Beyond the university, Moncloa-Aravaca also has a comprehensive network of public and private primary and secondary schools, as well as municipal schools for adult education and environmental information centers [7]. The Colegio Japonés de Madrid, the Japanese international school in Madrid, is located in the El Plantío area.

== Economy and Services ==
Moncloa-Aravaca's economy is largely driven by its educational institutions, governmental presence, and the service sector catering to its residents and visitors. The presence of the universities supports a significant academic community and related businesses. The district also has numerous sports centers, cultural venues, and a diverse range of shops and restaurants.
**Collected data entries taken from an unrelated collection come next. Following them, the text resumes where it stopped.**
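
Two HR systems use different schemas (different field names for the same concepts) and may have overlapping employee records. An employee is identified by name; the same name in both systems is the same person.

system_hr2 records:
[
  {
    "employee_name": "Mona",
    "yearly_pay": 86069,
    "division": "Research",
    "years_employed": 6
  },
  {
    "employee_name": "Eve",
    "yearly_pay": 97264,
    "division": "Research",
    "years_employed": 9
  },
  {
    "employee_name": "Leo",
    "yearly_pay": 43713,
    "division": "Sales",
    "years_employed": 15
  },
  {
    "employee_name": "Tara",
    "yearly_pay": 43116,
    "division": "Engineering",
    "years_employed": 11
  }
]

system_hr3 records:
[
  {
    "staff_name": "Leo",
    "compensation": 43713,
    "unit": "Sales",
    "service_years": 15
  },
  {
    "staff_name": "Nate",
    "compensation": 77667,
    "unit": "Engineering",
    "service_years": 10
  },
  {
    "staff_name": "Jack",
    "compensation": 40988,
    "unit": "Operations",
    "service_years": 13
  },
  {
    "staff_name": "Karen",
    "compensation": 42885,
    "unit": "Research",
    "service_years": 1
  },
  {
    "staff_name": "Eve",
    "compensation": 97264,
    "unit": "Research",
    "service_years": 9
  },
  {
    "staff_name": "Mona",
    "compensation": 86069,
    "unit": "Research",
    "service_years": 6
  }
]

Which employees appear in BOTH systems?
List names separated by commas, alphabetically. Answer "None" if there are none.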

Areas like Aravaca and El Plantío are primarily residential, with local commercial activities supporting the communities [5]. The district boasts several cultural centers, including Centro Cultural Agustín Díaz, Centro Cultural El Plantío, Centro Cultural Juan Genovés, and Centro Cultural Julio Cortázar, which offer a variety of cultural activities [8].

== Transport ==
The district is well-connected to the rest of Madrid and beyond through a comprehensive public transport network:

- Metro: Several Madrid Metro lines serve the district, including Line 3 (Moncloa station), Line 6 (circular line with several stations like Ciudad Universitaria, Argüelles, and Vicente Aleixandre), and Line 7 (stations in Valdezarza and other northern parts) [6].
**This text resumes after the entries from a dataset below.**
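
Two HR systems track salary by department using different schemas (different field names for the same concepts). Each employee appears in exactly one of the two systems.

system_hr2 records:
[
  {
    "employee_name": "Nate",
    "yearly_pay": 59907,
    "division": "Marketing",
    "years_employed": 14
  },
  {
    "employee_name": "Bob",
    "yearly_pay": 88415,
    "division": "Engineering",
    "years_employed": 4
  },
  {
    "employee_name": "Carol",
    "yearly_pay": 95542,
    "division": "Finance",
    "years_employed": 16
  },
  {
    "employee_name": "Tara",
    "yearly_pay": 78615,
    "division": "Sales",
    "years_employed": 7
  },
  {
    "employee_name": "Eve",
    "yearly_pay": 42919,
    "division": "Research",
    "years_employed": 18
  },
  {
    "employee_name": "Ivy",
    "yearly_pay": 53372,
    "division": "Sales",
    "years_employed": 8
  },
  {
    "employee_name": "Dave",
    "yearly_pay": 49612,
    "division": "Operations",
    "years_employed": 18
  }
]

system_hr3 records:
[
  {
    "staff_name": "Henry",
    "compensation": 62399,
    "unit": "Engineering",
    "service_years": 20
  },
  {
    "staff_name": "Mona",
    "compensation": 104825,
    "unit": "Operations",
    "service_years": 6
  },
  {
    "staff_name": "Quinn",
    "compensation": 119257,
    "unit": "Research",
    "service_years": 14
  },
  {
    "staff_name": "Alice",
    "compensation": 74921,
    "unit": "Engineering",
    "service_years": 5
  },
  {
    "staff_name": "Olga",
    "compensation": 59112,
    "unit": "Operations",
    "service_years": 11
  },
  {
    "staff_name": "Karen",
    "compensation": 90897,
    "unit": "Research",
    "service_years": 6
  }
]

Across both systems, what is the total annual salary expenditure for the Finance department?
95542

Schema mappings:
- "division" (system_hr2) = "unit" (system_hr3) = department
- "yearly_pay" (system_hr2) = "compensation" (system_hr3) = salary

Finance salaries from system_hr2: 95542
Finance salaries from system_hr3: 0

Total: 95542 + 0 = 95542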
- Buses: The Empresa Municipal de Transportes de Madrid (EMT) operates numerous bus lines throughout the district, providing extensive coverage and connections to the city center and other areas [6].
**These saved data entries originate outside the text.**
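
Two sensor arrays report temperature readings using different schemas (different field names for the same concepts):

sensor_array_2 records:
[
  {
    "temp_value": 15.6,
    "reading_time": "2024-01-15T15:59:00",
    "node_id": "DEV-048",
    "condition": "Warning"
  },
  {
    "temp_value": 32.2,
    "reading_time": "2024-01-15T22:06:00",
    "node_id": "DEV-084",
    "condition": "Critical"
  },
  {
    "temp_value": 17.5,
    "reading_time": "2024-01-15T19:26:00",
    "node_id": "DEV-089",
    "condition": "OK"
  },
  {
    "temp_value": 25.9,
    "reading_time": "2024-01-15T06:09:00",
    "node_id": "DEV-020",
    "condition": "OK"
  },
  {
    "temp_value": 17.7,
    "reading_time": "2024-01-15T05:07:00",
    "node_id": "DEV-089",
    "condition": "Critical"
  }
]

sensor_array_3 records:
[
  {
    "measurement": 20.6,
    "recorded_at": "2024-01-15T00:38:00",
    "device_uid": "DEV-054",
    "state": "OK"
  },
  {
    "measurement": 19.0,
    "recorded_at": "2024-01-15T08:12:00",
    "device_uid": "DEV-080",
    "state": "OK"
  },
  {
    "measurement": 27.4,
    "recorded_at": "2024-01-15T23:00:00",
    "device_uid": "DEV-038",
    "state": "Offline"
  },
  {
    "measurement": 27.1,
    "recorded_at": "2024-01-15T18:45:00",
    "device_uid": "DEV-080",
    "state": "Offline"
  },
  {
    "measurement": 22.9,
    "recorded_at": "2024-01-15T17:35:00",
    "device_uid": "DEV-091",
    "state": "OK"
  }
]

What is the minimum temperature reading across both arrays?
15.6

Schema mapping: "temp_value" (sensor_array_2) = "measurement" (sensor_array_3) = temperature reading

Minimum in sensor_array_2: 15.6
Minimum in sensor_array_3: 19.0

Overall minimum: min(15.6, 19.0) = 15.6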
- Cercanías (Commuter Rail): The C-7 and C-10 Cercanías lines have stations like Aravaca, offering connections to Madrid Atocha and other regional destinations [6].
- Roads: Major roads such as the A-6 (Autovía del Noroeste) and the M-30 ring road run through or adjacent to the district, providing good vehicular access.

== Recent Developments ==
Moncloa-Aravaca continues to experience development, particularly in its more suburban areas like Aravaca and El Plantío, with new residential projects including luxury chalets and apartment complexes [11]. The district also remains a focus for urban planning initiatives by the Madrid City Council, including those related to sustainable mobility and public space improvements [1].